In my last article, I described how to avoid the analysis-paralysis trap and quickly make your way to a short list of content management software options. If you missed that article, check out Selecting a CMS: How to Build a Short List. If you followed the recommended approach, you should have a good idea of your high-level vision (what type of website you need to manage), your financial and technical constraints and few promising products to look at.
In this article I describe how to define some practical usage scenarios which you will use to shape the product evaluation process.
Up to this point you have been thinking very objectively — asking direct yes/no questions and eliminating anything with a "no" response. But you haven't addressed any of the subjective factors like efficiency, usability and manageability. All of the products on your short list could work — given enough compromises and customization — but that isn't good enough. You want something better than nearly adequate.
Writing Effective Scenarios
To find the product that will be the best fit for your organization, you need to dig into your requirements; but put those spreadsheets away. Spreadsheets are great for naming features but they won't guide you to understand how these products would work with your users and the content that your organization needs to manage.

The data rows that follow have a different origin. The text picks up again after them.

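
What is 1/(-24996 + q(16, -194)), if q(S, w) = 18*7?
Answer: -1/24870 ≈ -4.0209e-5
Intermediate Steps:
q(S, w) = 126
1/(-24996 + q(16, -194)) = 1/(-24996 + 126) = 1/(-24870) = -1/24870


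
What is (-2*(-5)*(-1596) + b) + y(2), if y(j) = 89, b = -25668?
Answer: -41539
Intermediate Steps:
(-2*(-5)*(-1596) + b) + y(2) = (-2*(-5)*(-1596) - 25668) + 89 = (10*(-1596) - 25668) + 89 = (-15960 - 25668) + 89 = -41628 + 89 = -41539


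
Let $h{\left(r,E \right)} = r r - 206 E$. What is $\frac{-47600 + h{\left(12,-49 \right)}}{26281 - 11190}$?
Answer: $- \frac{37362}{15091} \approx -2.4758$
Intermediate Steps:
$h{\left(r,E \right)} = r^{2} - 206 E$
$\frac{-47600 + h{\left(12,-49 \right)}}{26281 - 11190} = \frac{-47600 + \left(12^{2} - -10094\right)}{26281 - 11190} = \frac{-47600 + \left(144 + 10094\right)}{15091} = \left(-47600 + 10238\right) \frac{1}{15091} = \left(-37362\right) \frac{1}{15091} = - \frac{37362}{15091}$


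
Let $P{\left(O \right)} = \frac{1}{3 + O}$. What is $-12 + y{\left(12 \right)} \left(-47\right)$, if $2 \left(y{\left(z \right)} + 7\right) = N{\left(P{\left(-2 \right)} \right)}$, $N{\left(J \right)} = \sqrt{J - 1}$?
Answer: $317$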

This is where scenarios come in.
A scenario is a short story — written in a language that regular people understand; not business analyst-speak — that describes a user's interaction with the system to achieve a business objective. A scenario encapsulates lots of specific requirements and gives them greater meaning and context.
These are the four attributes of an effective scenario:
- It is written with specific users in mind
- It addresses an important and commonly executed task
- It references the content that you intend to manage
- It is open-ended enough to expose the difference in product design and approach
That list was dense so let me unpack it a bit.

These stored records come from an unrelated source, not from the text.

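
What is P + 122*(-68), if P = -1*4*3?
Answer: -8308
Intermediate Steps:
P = -12 (P = -4*3 = -12)
P + 122*(-68) = -12 + 122*(-68) = -12 - 8296 = -8308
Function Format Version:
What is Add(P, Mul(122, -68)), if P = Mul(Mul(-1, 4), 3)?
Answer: -8308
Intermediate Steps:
P = -12 (P = Mul(-4, 3) = -12)
Add(P, Mul(122, -68)) = Add(-12, Mul(122, -68)) = Add(-12, -8296) = -8308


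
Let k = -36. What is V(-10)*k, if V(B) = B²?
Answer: -3600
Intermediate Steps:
V(-10)*k = (-10)²*(-36) = 100*(-36) = -3600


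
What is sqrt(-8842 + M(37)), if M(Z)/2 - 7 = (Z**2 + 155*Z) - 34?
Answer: 8*sqrt(83) ≈ 72.883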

1. Understanding Specific Users
Understanding users is the most important element of a CMS project because in the end, a content management system is a tool for users. The perceived success or failure of your project will hinge on how effective those users feel when they interact with the system.
I typically write scenarios for four different user groups:
- content contributors
- content consumers or visitors
- system administrators
- software developers
Each of these groups have different responsibilities that can either be eased or frustrated by the technology:
- Scenarios for the content contributor will be about adding, editing, organizing, finding and approving content.
- Visitor scenarios will be about front end functionality like searching, reading content on different devices and potentially interactive functionality like commenting and user profile management.
- Administrators will be concerned with managing contributor accounts, system upgrades and backups.
- Developers will need to define content types, develop presentation templates and potentially integrate with other technologies.
Some people like to build "personas" that give personality and character to these abstract user types but I don't think that adds much value to this exercise. You might as well think of the real person (your actual co-worker or customer) than some made up symbol of him. Personae are more useful for branding and design exercises. But please don't let that stop you from creating an imaginary friend if you want to — we all have our special needs.